Almost 200 owners of shared houses were sent formal notices for breaching planning rules in Brighton and Hove over the past year.
Dozens more shared houses were the subject of complaints in the same period – the year to the end of March.
The figures were revealed on Wednesday (September 4) to members of Brighton and Hove City Council’s Planning Committee.
Principal planning officer Robin Hodgetts said that a large proportion of his work was taken up with concerns about shared houses – also known as houses in multiple occupation (HMOs).
Mr Hodgetts said that his team had reviewed 400 licenced larger HMOs to check their planning status in 2018-19.
He told the Planning Committee meeting at Hove Town Hall that 190 of them had “unknown” planning status and their owners or agents were sent a planning contravention notice.
So far 126 owners had responded – as they are legally required to do.
Mr Hodgetts said that, separately, 66 new HMO cases had been reported in the past year.
This was down from 95 in the previous year and 192 in 2016-17.
He said that, of 38 formal enforcement notices served, 17 related to unauthorised HMOs.
Mr Hodgetts said: “The drop in numbers is good news. There are not many that open without us being informed.
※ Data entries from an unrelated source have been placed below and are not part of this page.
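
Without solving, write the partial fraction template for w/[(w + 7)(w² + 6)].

Linear + irreducible quadratic: A/(w + 7) + (Bw + C)/(w² + 6)


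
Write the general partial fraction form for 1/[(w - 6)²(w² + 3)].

Repeated linear + quadratic: A/(w - 6) + B/(w - 6)² + (Cw + D)/(w² + 3)


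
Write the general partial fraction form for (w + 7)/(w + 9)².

Repeated linear factor: P/(w + 9) + Q/(w + 9)²


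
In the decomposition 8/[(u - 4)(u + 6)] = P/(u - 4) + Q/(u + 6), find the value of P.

Cover-up at u = 4: P = 8/(4 + 6) = 8/10 = 4/5


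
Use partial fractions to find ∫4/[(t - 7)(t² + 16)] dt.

Cover-up at t=7: A = 4/(7²+16) = 4/65. Coeff matching: B = -4/65, C = -28/65. Decomposition: (4/65)/(t - 7) - ((4/65)t + 28/65)/(t² + 16). Integrate: linear → ln, quadratic → (1/2)ln + arctan: (4/65) ln|(t - 7)| - (2/65) ln(t² + 16) - (7/65) arctan(t/4) + C


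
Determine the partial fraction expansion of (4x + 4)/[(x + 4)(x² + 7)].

At x=-4: A = (4·(-4) + 4)/((-4)² + 7) = -12/23. B = -A = 12/23, C = 4 - (-4)·A = 44/23
Result: (-12/23)/(x + 4) + ((12/23)x + 44/23)/(x² + 7)


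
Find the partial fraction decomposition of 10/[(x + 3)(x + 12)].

10/(x + 3)(x + 12) = α/(x + 3) + β/(x + 12). α = 10/(-3 + 12) = 10/9, β = 10/(-12 + 3) = -10/9
Result: (10/9)/(x + 3) - (10/9)/(x + 12)


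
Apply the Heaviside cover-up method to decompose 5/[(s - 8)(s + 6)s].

Cover (s - 8), s=8: A = 5/[(8 + 6)(8 - 0)] = 5/112. Cover (s + 6), s=-6: B = 5/[(-6 - 8)(-6 - 0)] = 5/84. Cover s, s=0: C = 5/[(0 - 8)(0 + 6)] = -5/48.
Result: (5/112)/(s - 8) + (5/84)/(s + 6) - (5/48)/s


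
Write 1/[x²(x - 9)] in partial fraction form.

Cover-up at x=9: R = 1/(9 - 0)² = 1/81. Cover-up at x=0: Q = 1/(0 - 9) = -1/9. Comparing x² coeff: P = -R = -1/81
Result: (-1/81)/x - (1/9)/x² + (1/81)/(x - 9)


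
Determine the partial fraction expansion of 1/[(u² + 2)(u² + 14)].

Coefficient matching gives A = C = 0, B = 1/(14-2) = 1/12, D = -B = -1/12
Result: (1/12)/(u² + 2) - (1/12)/(u² + 14)


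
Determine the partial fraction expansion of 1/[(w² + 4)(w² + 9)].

Coefficient matching gives α = γ = 0, β = 1/(9-4) = 1/5, δ = -β = -1/5
Result: (1/5)/(w² + 4) - (1/5)/(w² + 9)


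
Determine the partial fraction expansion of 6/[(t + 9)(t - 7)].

6/(t + 9)(t - 7) = A/(t + 9) + B/(t - 7). A = 6/(-9 - 7) = -3/8, B = 6/(7 + 9) = 3/8
Result: (-3/8)/(t + 9) + (3/8)/(t - 7)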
“People living in these areas will let us know. We hope the number of unauthorised HMOs is dropping.”
From April 2018 to March 2019, 587 new enforcement cases were opened and 598 were closed, with some carried over from the previous year.
Officials found no breach of planning rules in 318 of the 598 cases and they negotiated a resolution – or planning permission was granted – in a further 126 cases.
They ensured compliance in 26 cases and 128 were not pursued because there was deemed to be a lack of harm.
One example involved boundary fences which could be two metres high without needing planning permission.
Mr Hodgetts said that if someone built a fence just over two metres high and it did not cause harm, such as overshadowing, the case would probably not be pursued.
He said that his team would be more likely to take action against a big company than a home owner who was badly advised by their builder.
Green councillor Leo Littman said: “Councillors are often contacted about breaches that have taken place but no action has been taken.
“It is frustrating for them when people who make a complaint are given this sort of feedback.”
People were given basic information about why breaches were not pursued.
Conservative councillor Joe Miller questioned the decisions made about whether it was worth following through on a breach.
He said: “I have had cases where residents feel structures have affected them.
“It makes people wonder what’s the point of the planning system. Where do we draw the line?”
Mr Hodgetts said that the key element was harm.
Labour councillor Daniel Yates asked about the number of unallocated cases – down from 400 to 200 – but which still needed to be addressed.
The Planning Committee was told that 38 formal enforcement notices were served in the past year.
So far nine had been complied with. Five were the subject of an appeal and one had been withdrawn. The others are awaiting determination.
A total of 24 appeal decisions had been received during the year, with 10 dismissed, 10 were allowed and four where the decision was split.
Mr Hodgetts said that the Planning Department was reviewing why it had lost 10 appeals – a higher proportion than other councils.
Labour councillor Tracey Hill, who chairs the Planning Committee, said: “These statistics show how busy the service is and how it is helping to protect against unauthorised development, harmful alterations to historic buildings and neglect of properties and land.
“A high number of reports were shown not to have planning breaches and we will be carrying out further research with a view to reducing these so that our team can concentrate on cases where a breach has occurred.”